A parcela séria, produtiva e dominante da agropecuária brasileira tem sido importante fator de segurança para a economia. Tem assegurado, ano após ano, um suprimento adequado de alimentos e matérias-primas ao mercado nacional. Além disso, tem garantido, regularmente, uma receita externa suficiente para proteger o País de crises cambiais.

A instabilidade cambial de 2020 decorreu de fatores externos e, em grande parte, de tropeços na cúpula do governo. Investidores externos deixaram de aplicar bilhões de dólares no País por causa da política antiambiental defendida em Brasília. Outros bilhões foram mandados para fora por causa da insegurança quanto às contas públicas a partir de 2021 – uma incerteza associada em grande parte a indefinições de um presidente concentrado na reeleição. Num ano como esse, o superávit comercial de US$ 87,76 bilhões do agronegócio foi especialmente precioso.

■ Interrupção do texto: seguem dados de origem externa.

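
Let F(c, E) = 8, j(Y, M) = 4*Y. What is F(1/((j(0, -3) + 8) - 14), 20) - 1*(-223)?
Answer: 231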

Esse resultado decorreu basicamente do volume vendido (+9,9%), porque a evolução dos preços foi desfavorável (-5,3%). Eficiência foi o grande fator de geração de dólares também nesse período.

Eficiência é também um dado essencial para explicar como se combinam produção e preservação no agronegócio brasileiro. Em uma década a produção agrícola cresceu 5% ao ano, enquanto a área ocupada aumentou em média 1,6%.

A importância de uma agropecuária eficiente ultrapassa a geração de dólares em cada ano e a manutenção de um bom abastecimento interno. Se nenhum tropeço político impedir, o agronegócio brasileiro tende a ganhar importância, ano a ano, como supridor da crescente demanda global de alimentos. Erros do governo são o maior risco nesse caminho.